Will was over at the pharmacy, getting Tor’s prescription filled. I was left with the charge of getting everything for dinner, but the extra time gave me time to think.
Was the demon putting a spell over Will and Tor to keep them from seeing the obvious? Or was it Will and Tor’s own personalities that kept all of this going?
How Lucy got the razor, I didn’t know, but the soul sucker wasn’t far from my mind. Too much was going on and too much was interconnected.
###
Will hopped into the car as I pulled up in front of the pharmacy. It was weird. Will was just so nonchalant about it all. He didn’t seem concerned about Tor at all, of course, maybe I was looking too far into it. Maybe that’s how it is when you fall out of love with someone. I didn’t know a thing about that.
“Are you afraid to die?” Will asked me as we left the parking lot.
I looked at him out of the corner of my eye. “Not really, no.”
“Why not?” Will asked. “What if this is all there is? What if the only thing left is nothing?”
I laughed a little. He must be in denial. There was no other excuse for it. “Will, your daughter is possessed, right?”
“Yes…”
“Then you are contradicting yourself. How can you believe there is nothing out there after we die if you are afraid of demons.” I paused for a moment to let it all sink in. “There’s a line from an old movie that puts it as plain as I could ever say it, ‘If you are afraid of dying, you will see devils trying to take your life away, but if you have made your peace, the devils are really angels, taking you to heaven.’”
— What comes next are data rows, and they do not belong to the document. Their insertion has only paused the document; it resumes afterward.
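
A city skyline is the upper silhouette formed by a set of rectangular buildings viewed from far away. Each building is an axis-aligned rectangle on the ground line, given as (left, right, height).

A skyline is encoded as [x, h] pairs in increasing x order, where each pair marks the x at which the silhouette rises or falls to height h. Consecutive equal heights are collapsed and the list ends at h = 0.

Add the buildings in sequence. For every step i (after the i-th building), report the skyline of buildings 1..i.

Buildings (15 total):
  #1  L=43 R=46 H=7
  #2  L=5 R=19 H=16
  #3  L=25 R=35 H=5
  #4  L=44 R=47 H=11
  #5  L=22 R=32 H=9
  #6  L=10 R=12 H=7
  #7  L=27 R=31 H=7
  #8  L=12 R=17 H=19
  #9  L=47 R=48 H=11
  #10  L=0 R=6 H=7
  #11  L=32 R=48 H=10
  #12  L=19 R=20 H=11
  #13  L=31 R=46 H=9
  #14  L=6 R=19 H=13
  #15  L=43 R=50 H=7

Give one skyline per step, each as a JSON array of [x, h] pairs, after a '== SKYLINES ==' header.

== SKYLINES ==
[[43,7],[46,0]]
[[5,16],[19,0],[43,7],[46,0]]
[[5,16],[19,0],[25,5],[35,0],[43,7],[46,0]]
[[5,16],[19,0],[25,5],[35,0],[43,7],[44,11],[47,0]]
[[5,16],[19,0],[22,9],[32,5],[35,0],[43,7],[44,11],[47,0]]
[[5,16],[19,0],[22,9],[32,5],[35,0],[43,7],[44,11],[47,0]]
[[5,16],[19,0],[22,9],[32,5],[35,0],[43,7],[44,11],[47,0]]
[[5,16],[12,19],[17,16],[19,0],[22,9],[32,5],[35,0],[43,7],[44,11],[47,0]]
[[5,16],[12,19],[17,16],[19,0],[22,9],[32,5],[35,0],[43,7],[44,11],[48,0]]
[[0,7],[5,16],[12,19],[17,16],[19,0],[22,9],[32,5],[35,0],[43,7],[44,11],[48,0]]
[[0,7],[5,16],[12,19],[17,16],[19,0],[22,9],[32,10],[44,11],[48,0]]
[[0,7],[5,16],[12,19],[17,16],[19,11],[20,0],[22,9],[32,10],[44,11],[48,0]]
[[0,7],[5,16],[12,19],[17,16],[19,11],[20,0],[22,9],[32,10],[44,11],[48,0]]
[[0,7],[5,16],[12,19],[17,16],[19,11],[20,0],[22,9],[32,10],[44,11],[48,0]]
[[0,7],[5,16],[12,19],[17,16],[19,11],[20,0],[22,9],[32,10],[44,11],[48,7],[50,0]]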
“What movie is that from?” he asked.
“Jacob’s Ladder.”
“Isn’t that a scary movie? I mean, you were all priestly when that came out. Was that allowed?” Will asked.
I rolled my eyes. “There is nothing out there that says that a priest cannot watch a scary movie. Is it looked down on if you watch
Harry Potter
? Yes, but you aren’t punished for it.
The Exorcist
is a little different though. It is banned by the church.”
“Aren’t the
Harry Potter
books banned?” he asked.
I chuckled. “Yeah, but I don’t think the movies are.”
“Tell me, how does that make sense?”
I laughed. “It doesn’t.”
Why he chose to bring all that up, I had no idea, but then besides his mother being an Orthodox Catholic, I reminded myself that I knew little of his religious upbringing.
“How long do you think Lucy’s exorcism will take?” he asked.
I looked at him. He seemed shakier than usual. “I don’t know. It depends on how powerful the demon is.”
Will wiped his mouth with his hand. He was so nervous he was sweating. “Can… can the sins of a parent cause a child to be possessed?”
So that was it? He’d done something and was afraid that something he’d done had caused Lucy’s possession. It was wild, his whole nasty demeanor was caused by simple guilt. It would be a good idea to keep all that in mind.
“It depends on the sin, Will,” I said. “If you’d say, hurt someone or beat them up, then no, you couldn’t have caused Lucy’s possession.”
Will swallowed.
I reached over and turned down the heat in the car.
“What is an example of a parent’s sin that could cause the possession of a child?” he asked.
I took a deep breath. “Just about the only thing would be if you participated in a black mass and promised her soul to the devil.”